Por Mario Coyoy/ Joshua Rivera, Tax & Legal de Deloitte
Desde el 2022 en Honduras, el Servicio de Administración de Rentas (SAR) ha venido fortaleciendo los pilares de su transformación digital posicionando la Oficina Virtual como una herramienta estratégica para la gestión tributaria de personas naturales y jurídicas.
Este canal digital, que inicialmente surgió como medio de cumplimiento, ha evolucionado hacia un entorno de control tributario en tiempo real, facilitando y agilizando los procesos.
La Oficina Virtual del SAR permite a los contribuyentes cumplir con la mayoría de sus obligaciones formales que van desde la presentación de declaraciones y anexos, hasta la recepción de requerimientos, seguimiento de trámites y, en ciertos casos, notificaciones electrónicas vinculadas a procesos de fiscalización.
En el contexto específico de los precios de transferencia, la digitalización ha generado un entorno de cruce sistemático de información entre formularios como el de la Declaración Informativa de Operaciones con Relacionados (DIOR), los formularios anuales SAR-925, y otros datos de ingresos, costos y márgenes operativos.
Este entorno digital plantea nuevos desafíos para los contribuyentes con operaciones intragrupo, es decir empresas que pertenecen al mismo grupo económico o corporativo (matriz, filiales, subsidiarias, sucursales y/o empresas relacionadas) y que realizan transacciones entre sí, especialmente en relación con:
- La consistencia entre lo declarado en distintos formularios
- La exactitud en la codificación de los tipos de transacciones, y
- La oportunidad en la atención de requerimientos enviados digitalmente.
Entre las inconsistencias más comunes que podrían ser detectadas por la administración tributaria se encuentran:
- Diferencias entre ingresos declarados en la DIOR versus el formulario SAR-925
- Errores en la identificación del país o parte relacionada
- Omisiones en las operaciones de tipo financiero o servicios intragrupo
Enfoque preventivo y no reactivo
En estos casos, se vuelve clave que los equipos contables y fiscales adopten un enfoque preventivo en lugar de reactivo.
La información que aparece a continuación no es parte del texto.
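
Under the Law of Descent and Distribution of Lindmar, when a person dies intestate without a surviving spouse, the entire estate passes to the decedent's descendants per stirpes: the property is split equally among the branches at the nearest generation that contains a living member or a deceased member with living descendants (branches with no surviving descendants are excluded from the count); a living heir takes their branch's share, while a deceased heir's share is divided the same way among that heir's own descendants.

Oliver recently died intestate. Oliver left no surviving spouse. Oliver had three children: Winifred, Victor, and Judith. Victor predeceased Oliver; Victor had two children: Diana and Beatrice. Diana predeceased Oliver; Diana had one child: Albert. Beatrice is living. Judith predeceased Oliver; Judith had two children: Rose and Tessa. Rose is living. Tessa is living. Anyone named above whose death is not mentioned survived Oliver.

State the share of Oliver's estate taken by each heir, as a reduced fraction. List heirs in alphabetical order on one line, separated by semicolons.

Albert 1/6; Beatrice 1/6; Rose 1/6; Tessa 1/6; Winifred 1/3

There is no surviving spouse, so the entire estate passes to Oliver's descendants per stirpes.
The estate is divided into 3 equal shares of 1/3 among Winifred, Victor, Judith.
Winifred is living and takes 1/3.
Victor predeceased; the 1/3 allotted to Victor's branch passes to Victor's issue by representation.
The 1/3 is divided into 2 equal shares of 1/6 among Diana, Beatrice.
Diana predeceased; the 1/6 allotted to Diana's branch passes to Diana's issue by representation.
Albert is the sole taker at this level and receives the full 1/6.
Beatrice is living and takes 1/6.
Judith predeceased; the 1/3 allotted to Judith's branch passes to Judith's issue by representation.
The 1/3 is divided into 2 equal shares of 1/6 among Rose, Tessa.
Rose is living and takes 1/6.
Tessa is living and takes 1/6.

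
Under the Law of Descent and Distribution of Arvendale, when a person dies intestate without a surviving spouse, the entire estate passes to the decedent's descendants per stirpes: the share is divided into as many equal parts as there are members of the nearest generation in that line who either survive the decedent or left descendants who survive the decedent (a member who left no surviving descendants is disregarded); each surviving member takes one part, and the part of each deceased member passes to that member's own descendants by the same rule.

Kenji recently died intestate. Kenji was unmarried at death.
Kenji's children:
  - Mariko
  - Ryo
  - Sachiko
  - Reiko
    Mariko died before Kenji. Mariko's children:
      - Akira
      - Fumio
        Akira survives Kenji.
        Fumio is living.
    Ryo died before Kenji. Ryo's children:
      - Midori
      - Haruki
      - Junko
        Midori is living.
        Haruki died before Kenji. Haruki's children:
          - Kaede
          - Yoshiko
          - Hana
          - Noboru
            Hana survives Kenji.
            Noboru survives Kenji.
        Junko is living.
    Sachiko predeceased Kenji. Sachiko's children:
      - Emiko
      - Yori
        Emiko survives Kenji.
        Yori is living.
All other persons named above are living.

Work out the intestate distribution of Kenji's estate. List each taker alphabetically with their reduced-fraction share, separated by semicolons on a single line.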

Lo que implica revisar sus sistemas de documentación, automatizar la trazabilidad de datos entre áreas internas y validar con anticipación la congruencia entre declaraciones.
Cabe resaltar que la Oficina Virtual ya no es solo una herramienta de cumplimiento, es una ventana que le permite al SAR visualizar con precisión el comportamiento fiscal de cada contribuyente.
Por tanto, las buenas prácticas de cumplimiento no son opcionales, sino indispensables, razón por la que es recomendable asesorarse de expertos en la materia y prevenir ajustes, requerimientos y sanciones por los incumplimientos en las declaraciones a lo largo del año fiscal.